Van Dorn was aware of the federal movements into Arkansas and was intent on destroying Curtis's Army of the Southwest and reopening the gateway into Missouri. He intended to flank Curtis and attack his rear, forcing Curtis to retreat north or be encircled and destroyed. Van Dorn had ordered his army to travel light so each soldier carried only three days' rations, forty rounds of ammunition, and a blanket. Each division was allowed an ammunition train and an additional day of rations. All other supplies, including tents and cooking utensils, were to be left behind.

==Prelude==

| Key commanders (Army of the Southwest) |
|---|
| Brig. Gen. Samuel R. Curtis, Commanding; Brig. Gen. Franz Sigel, 1st and 2d Divisions; |

On March 4, 1862, instead of attacking Curtis's position head on, Van Dorn split his army into two divisions under Price and McCulloch, ordering a march north along the Bentonville Detour to get behind Curtis and cut his lines of communication. For speed, Van Dorn left his supply trains behind, which proved a crucial decision. Amid a freezing storm, the Confederates made a three-day forced march from Fayetteville through Elm Springs and Osage Spring to Bentonville, arriving stretched out along the road, hungry and tired.

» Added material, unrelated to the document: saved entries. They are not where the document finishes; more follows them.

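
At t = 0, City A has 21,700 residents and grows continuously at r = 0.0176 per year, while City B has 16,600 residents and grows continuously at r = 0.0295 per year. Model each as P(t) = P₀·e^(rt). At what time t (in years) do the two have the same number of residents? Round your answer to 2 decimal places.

t ≈ 22.51 years

21700·e^(0.0176t) = 16600·e^(0.0295t)
21700/16600 = e^((0.0295 − 0.0176)t) → ln(1.30723) = 0.0119·t
t = 0.26791 / 0.0119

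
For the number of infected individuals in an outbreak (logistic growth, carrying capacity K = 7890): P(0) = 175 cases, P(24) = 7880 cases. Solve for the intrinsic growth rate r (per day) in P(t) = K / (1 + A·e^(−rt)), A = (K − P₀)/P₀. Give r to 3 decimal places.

A = (7890 − 175)/175 = 44.08571
7880 = 7890/(1 + 44.08571·e^(−r·24)) → e^(−24r) = (1.00127 − 1)/44.08571 = 0.000029
r = −ln(0.000029)/24 = 10.45563/24

r ≈ 0.436 per day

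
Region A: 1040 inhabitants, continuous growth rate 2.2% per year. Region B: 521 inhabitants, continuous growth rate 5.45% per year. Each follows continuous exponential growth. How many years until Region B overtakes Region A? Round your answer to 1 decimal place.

1040·e^(0.022t) = 521·e^(0.0545t)
1040/521 = e^((0.0545 − 0.022)t) → ln(1.99616) = 0.0325·t
t = 0.69123 / 0.0325

t ≈ 21.3 years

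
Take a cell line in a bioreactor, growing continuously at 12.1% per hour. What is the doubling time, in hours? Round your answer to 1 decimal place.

doubling time ≈ 5.7 hours

doubling time = ln(2) / |r| = 0.69315 / 0.121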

===Action at Bentonville===
Warned by scouts and Arkansas unionists, Curtis rapidly concentrated his outlying units behind Little Sugar Creek, placing William Vandever's 700-man brigade, who marched 42 mi in 16 hours from Huntsville to Little Sugar Creek. But Curtis's right flank also suffered from Sigel's having sent a 360-man task force to the west, where they would miss the next three days of fighting. Sigel also withdrew a cavalry patrol from the road on which the Confederate army was advancing; however, Colonel Frederick Schaefer of the 2nd Missouri Infantry, on his own initiative, extended his patrols to cover the gap. When Van Dorn's advance guard blundered into one of these patrols near Elm Springs, the Federals were alerted. Still, Sigel was so slow in evacuating Bentonville that his rear guard was nearly snared by Van Dorn on March 6 as he advanced.

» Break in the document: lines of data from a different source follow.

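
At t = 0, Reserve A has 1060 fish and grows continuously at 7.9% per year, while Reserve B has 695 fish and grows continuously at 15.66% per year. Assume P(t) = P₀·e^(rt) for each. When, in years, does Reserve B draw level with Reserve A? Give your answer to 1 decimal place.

t ≈ 5.4 years

1060·e^(0.079t) = 695·e^(0.1566t)
1060/695 = e^((0.1566 − 0.079)t) → ln(1.52518) = 0.0776·t
t = 0.42211 / 0.0776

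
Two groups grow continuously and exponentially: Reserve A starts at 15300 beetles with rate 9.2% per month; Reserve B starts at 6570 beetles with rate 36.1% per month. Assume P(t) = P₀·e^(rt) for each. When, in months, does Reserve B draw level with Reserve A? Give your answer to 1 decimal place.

t ≈ 3.1 months

15300·e^(0.092t) = 6570·e^(0.361t)
15300/6570 = e^((0.361 − 0.092)t) → ln(2.32877) = 0.269·t
t = 0.84534 / 0.269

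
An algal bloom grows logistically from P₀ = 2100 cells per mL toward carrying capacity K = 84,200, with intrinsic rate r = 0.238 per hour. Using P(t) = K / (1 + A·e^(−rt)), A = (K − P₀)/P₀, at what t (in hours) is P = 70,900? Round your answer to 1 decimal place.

A = (84200 − 2100)/2100 = 39.09524
70900 = 84200/(1 + 39.09524·e^(−0.238t)) → 1 + 39.09524·e^(−0.238t) = 1.18759
e^(−0.238t) = 0.004798 → t = ln(208.40995)/0.238 = 5.33951/0.238

t ≈ 22.4 hours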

Waiting until the Confederate advance was nearly upon him, Sigel ordered his 600 men and six guns to fall back on a road leading northeast toward Curtis's position. The Confederate 1st Missouri Cavalry led by Elijah Gates attacked from the south to cut off Sigel's retreat. They managed to surprise and capture a company of the 36th Illinois, but many were freed when Sigel's withdrawing men unexpectedly bumped into them. Sigel managed to fight his way through Gates' men, helped by a blunder by Confederate Brig. Gen. James M. McIntosh.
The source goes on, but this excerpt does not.